Homointerface planar Josephson junction based on inverse proximity effect

TL;DR

This paper presents a novel fabrication technique for planar Josephson junctions with perfect superconductor-normal metal interfaces, leveraging a strong inverse proximity effect in Al/V$_5$S$_8$ bilayers to achieve high transparency and enhanced supercurrent flow.

Contribution

The work introduces a new method to create highly transparent S/N interfaces in Josephson junctions using inverse proximity effect in Al/V$_5$S$_8$ bilayers, enabling improved supercurrent performance.

Findings

Achieved a supercurrent flow across a 2.9 μm weak link.

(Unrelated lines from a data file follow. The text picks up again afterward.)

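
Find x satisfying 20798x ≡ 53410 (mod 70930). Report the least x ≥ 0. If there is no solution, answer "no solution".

First find gcd(20798, 70930):
70930 = 3*20798 + 8536
20798 = 2*8536 + 3726
8536 = 2*3726 + 1084
3726 = 3*1084 + 474
1084 = 2*474 + 136
474 = 3*136 + 66
136 = 2*66 + 4
66 = 16*4 + 2
4 = 2*2 + 0
gcd = 2 and 2 | 53410, so solutions exist. Divide through by 2: 10399x ≡ 26705 (mod 35465).
Now find 10399⁻¹ mod 35465:
35465 = 3×10399 + 4268
10399 = 2×4268 + 1863
4268 = 2×1863 + 542
1863 = 3×542 + 237
542 = 2×237 + 68
237 = 3×68 + 33
68 = 2×33 + 2
33 = 16×2 + 1
2 = 2×1 + 0
Back-substitute:
1 = 33 − 16·2
1 = −16·68 + 33·33
1 = 33·237 − 115·68
1 = −115·542 + 263·237
1 = 263·1863 − 904·542
1 = −904·4268 + 2071·1863
1 = 2071·10399 − 5046·4268
1 = −5046·35465 + 17209·10399
So 10399⁻¹ ≡ 17209 (mod 35465).
Then x ≡ 17209·26705 ≡ 10875 (mod 35465); the smallest non-negative solution is x = 10875.

10875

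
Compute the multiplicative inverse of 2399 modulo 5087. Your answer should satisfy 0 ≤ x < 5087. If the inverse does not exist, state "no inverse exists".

3450

Extended Euclidean algorithm:
5087 = 2×2399 + 289
2399 = 8×289 + 87
289 = 3×87 + 28
87 = 3×28 + 3
28 = 9×3 + 1
3 = 3×1 + 0
The gcd is 1. Working backward:
1 = 28 − 9·3
1 = −9·87 + 28·28
1 = 28·289 − 93·87
1 = −93·2399 + 772·289
1 = 772·5087 − 1637·2399
Thus 2399·(-1637) ≡ 1 (mod 5087); reducing, -1637 mod 5087 = 3450.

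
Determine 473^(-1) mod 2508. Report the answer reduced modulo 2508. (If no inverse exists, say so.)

Compute gcd(473, 2508):
2508 = 5·473 + 143
473 = 3·143 + 44
143 = 3·44 + 11
44 = 4·11 + 0
gcd(473, 2508) = 11 ≠ 1, so 473 has no multiplicative inverse modulo 2508.

no inverse exists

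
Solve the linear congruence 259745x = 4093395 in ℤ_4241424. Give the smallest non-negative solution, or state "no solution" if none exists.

First find gcd(259745, 4241424):
4241424 = 16·259745 + 85504
259745 = 3·85504 + 3233
85504 = 26·3233 + 1446
3233 = 2·1446 + 341
1446 = 4·341 + 82
341 = 4·82 + 13
82 = 6·13 + 4
13 = 3·4 + 1
4 = 4·1 + 0
gcd = 1, so a unique solution mod 4241424 exists.
Back-substitute for the Bézout coefficients:
1 = 13 − 3·4
1 = −3·82 + 19·13
1 = 19·341 − 79·82
1 = −79·1446 + 335·341
1 = 335·3233 − 749·1446
1 = −749·85504 + 19809·3233
1 = 19809·259745 − 60176·85504
1 = −60176·4241424 + 982625·259745
So 259745·(982625) ≡ 1 (mod 4241424), giving 259745⁻¹ ≡ 982625.
x ≡ 259745⁻¹·4093395 ≡ 982625·4093395 ≡ 2639955 (mod 4241424).

2639955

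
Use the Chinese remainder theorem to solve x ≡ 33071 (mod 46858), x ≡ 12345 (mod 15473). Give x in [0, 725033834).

220781109

Write x = 33071 + 46858·k. Then 46858·k ≡ 12345 − 33071 ≡ 10220 (mod 15473).
Need 46858⁻¹ mod 15473. Extended Euclid on (15473, 439):
15473 = 35·439 + 108
439 = 4·108 + 7
108 = 15·7 + 3
7 = 2·3 + 1
3 = 3·1 + 0
Back-substitute:
1 = 7 − 2·3
1 = −2·108 + 31·7
1 = 31·439 − 126·108
1 = −126·15473 + 4441·439
46858⁻¹ ≡ 4441 (mod 15473), so k ≡ 4441·10220 ≡ 4711 (mod 15473).
x = 33071 + 46858·4711 = 220781109.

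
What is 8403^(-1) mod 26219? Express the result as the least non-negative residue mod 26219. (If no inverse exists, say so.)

Extended Euclidean algorithm:
26219 = 3*8403 + 1010
8403 = 8*1010 + 323
1010 = 3*323 + 41
323 = 7*41 + 36
41 = 1*36 + 5
36 = 7*5 + 1
5 = 5*1 + 0
Since gcd(8403, 26219) = 1, back-substitute to write 1 as a combination:
1 = 36 − 7·5
1 = −7·41 + 8·36
1 = 8·323 − 63·41
1 = −63·1010 + 197·323
1 = 197·8403 − 1639·1010
1 = −1639·26219 + 5114·8403
So 8403·5114 ≡ 1 (mod 26219).

5114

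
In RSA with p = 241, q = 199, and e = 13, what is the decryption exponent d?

φ(n) = (p−1)(q−1) = 240·198 = 47520.
Need d with 13·d ≡ 1 (mod 47520). Apply the extended Euclidean algorithm:
47520 = 3655·13 + 5
13 = 2·5 + 3
5 = 1·3 + 2
3 = 1·2 + 1
2 = 2·1 + 0
Back-substitute:
1 = 3 − 2
1 = −5 + 2·3
1 = 2·13 − 5·5
1 = −5·47520 + 18277·13
So 13·18277 ≡ 1 (mod 47520), hence d = 18277.

18277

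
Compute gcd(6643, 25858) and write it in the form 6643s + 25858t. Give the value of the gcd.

Repeated division:
25858 = 3×6643 + 5929
6643 = 1×5929 + 714
5929 = 8×714 + 217
714 = 3×217 + 63
217 = 3×63 + 28
63 = 2×28 + 7
28 = 4×7 + 0
gcd(6643, 25858) = 7.
Back-substituting:
7 = 63 − 2·28
7 = −2·217 + 7·63
7 = 7·714 − 23·217
7 = −23·5929 + 191·714
7 = 191·6643 − 214·5929
7 = −214·25858 + 833·6643
So 7 = (-214)·25858 + (833)·6643.

7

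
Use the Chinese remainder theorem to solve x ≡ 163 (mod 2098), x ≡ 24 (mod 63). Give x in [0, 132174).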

Demonstrated a giant critical current and large I_c R_N product.

Utilized inverse proximity effect to enhance interface transparency.

Abstract

The quality of a superconductor-normal metal-superconductor Josephson junction (JJ) depends crucially on the transparency of the superconductor-normal metal (S/N) interface. We demonstrate a technique for fabricating planar JJs with perfect S/N interfaces. The technique utilizes a strong inverse proximity effect discovered in Al/V$_5$S$_8$ bilayers, by which the Al layer is driven into the resistive state. The highly transparent S/N homointerface and the peculiar normal metal enable the flow of Josephson supercurrent across a 2.9 $\mu$m long weak link. Moreover, our JJ exhibits a giant critical current and a large product of the critical current and the normal state resistance.